İklim: Bu formda müzik ve şiir ilişkisinden bahsedecek olursak; ön planda olan her zaman şiirdir. Besteci şiirin her kelimesini ve duygusunu müziğe aktarır. Yorumcu da aynı şekilde her notayı ses gösterisiyle değil kelimelerin uyandırdığı duygu aktarımıyla yorumlamalıdır. Yani bu ilişkide hem besteci hem de yorumcu esasen şiire hizmet eder.
‘Şiirin en etkileyici yanı uçsuz bucaksız derinliği’
Türkçe şiirin önemli isimlerinin şiirleri var albümde.
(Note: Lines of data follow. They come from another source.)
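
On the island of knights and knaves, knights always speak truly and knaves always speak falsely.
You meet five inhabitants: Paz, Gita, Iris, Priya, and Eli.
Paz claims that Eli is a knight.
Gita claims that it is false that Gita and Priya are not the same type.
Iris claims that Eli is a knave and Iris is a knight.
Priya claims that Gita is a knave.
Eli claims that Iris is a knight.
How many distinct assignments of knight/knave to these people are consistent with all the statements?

1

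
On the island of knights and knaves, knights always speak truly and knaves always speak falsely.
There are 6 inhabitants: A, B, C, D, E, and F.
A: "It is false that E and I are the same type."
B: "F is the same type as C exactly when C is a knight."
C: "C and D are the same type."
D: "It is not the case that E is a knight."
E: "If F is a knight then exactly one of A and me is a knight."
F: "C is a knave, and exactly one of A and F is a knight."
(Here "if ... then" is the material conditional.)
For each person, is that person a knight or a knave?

A is a knave, B is a knight, C is a knave, D is a knight, E is a knave, and F is a knight.

Since A is a knave, "it is false that E and I are the same type" needs to be false, which holds.
B (knight): "F is the same type as C exactly when C is a knight" — true. ✓
As a knave, C's statement "C and D are the same type" should be false; it is.
D is a knight; "it is not the case that E is a knight" is true, as required.
E is a knave, so "if F is a knight then exactly one of A and me is a knight" must be false — and it is.
F is a knight; "C is a knave, and exactly one of A and F is a knight" is true, as required.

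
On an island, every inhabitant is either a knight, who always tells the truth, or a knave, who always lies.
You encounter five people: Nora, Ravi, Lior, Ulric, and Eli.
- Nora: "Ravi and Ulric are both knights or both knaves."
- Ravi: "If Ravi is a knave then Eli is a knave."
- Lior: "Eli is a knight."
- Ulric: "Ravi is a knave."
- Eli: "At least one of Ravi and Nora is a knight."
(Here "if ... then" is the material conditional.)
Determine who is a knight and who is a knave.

Nora is a knave, Ravi is a knight, Lior is a knight, Ulric is a knave, and Eli is a knight.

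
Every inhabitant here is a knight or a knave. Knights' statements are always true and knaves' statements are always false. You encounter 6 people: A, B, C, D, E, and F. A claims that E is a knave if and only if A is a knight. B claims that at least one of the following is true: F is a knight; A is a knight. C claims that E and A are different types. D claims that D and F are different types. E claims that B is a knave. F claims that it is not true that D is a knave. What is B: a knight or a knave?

B is a knight.

Consistent assignments: {A=knight, B=knight, C=knight, D=knave, E=knave, F=knave}
In every consistent assignment, B is a knight.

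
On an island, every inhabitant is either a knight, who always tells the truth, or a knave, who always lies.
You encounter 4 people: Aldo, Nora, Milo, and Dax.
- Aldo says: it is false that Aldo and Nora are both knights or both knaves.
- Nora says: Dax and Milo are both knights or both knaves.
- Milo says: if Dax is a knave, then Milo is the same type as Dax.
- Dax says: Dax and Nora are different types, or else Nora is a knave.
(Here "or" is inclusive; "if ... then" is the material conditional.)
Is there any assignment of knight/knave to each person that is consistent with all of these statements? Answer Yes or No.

No

Checking all 16 assignments, each has at least one speaker whose statement's truth value contradicts their type.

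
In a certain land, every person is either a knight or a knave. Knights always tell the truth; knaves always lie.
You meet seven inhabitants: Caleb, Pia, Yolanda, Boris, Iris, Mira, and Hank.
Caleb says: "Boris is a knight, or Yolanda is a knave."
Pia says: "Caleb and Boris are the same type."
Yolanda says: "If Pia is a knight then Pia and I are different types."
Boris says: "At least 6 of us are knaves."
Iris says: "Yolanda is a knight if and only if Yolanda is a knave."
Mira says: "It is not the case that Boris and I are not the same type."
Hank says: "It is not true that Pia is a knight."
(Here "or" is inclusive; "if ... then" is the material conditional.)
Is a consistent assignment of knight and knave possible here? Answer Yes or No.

No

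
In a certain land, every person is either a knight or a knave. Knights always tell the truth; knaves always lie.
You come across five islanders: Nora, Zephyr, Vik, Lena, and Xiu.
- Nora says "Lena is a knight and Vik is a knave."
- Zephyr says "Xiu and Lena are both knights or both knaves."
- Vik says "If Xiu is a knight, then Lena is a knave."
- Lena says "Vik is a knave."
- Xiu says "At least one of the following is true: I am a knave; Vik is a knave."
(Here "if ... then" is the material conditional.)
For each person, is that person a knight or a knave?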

Cemal Süreya, Edip Cansever, Metin Altıok, Behçet Aysan ve Ahmet Erhan’ın şiirleri… Bu şairlerin şiirlerinin sizdeki etkilerinden, şiirlerinin tını ve melodilerinden bahseder misiniz?
İklim: Şu noktada söyleyeceklerimiz herkesin damak tadına göre değişiklik gösterecek, relatif tarifler olabilir. Belki de en güzeli bu; özellikle şiirin en etkileyici yanı uçsuz bucaksız derinliği.
Senem: Bence de, bu şairlerin ve şiirlerin bize hissettirdiklerini dinleyiciler kendileri tanımlasınlar isteriz.
Bu şiirleri seçerken günümüz dünyasını yansıtan şiirler de mi olsun istediniz?
İklim: Prozodiye ve şarkılaştırılabilecek şiir yapısına mesleği gereği Senem daha hâkim olduğundan şiirleri genelde Senem seçer. Ve aslında bu şiirleri seçerken belli bir mesaj kaygısı taşımadık. O dönemki ruh halimizle keyfi seçimler oldu diyebilirim.
Senem: Ve bence şiirlerin öyle enteresan bir zamansızlığı var ki, hangi dönemde okursanız okuyun zaten günümüz dünyasını yansıtıyorlar.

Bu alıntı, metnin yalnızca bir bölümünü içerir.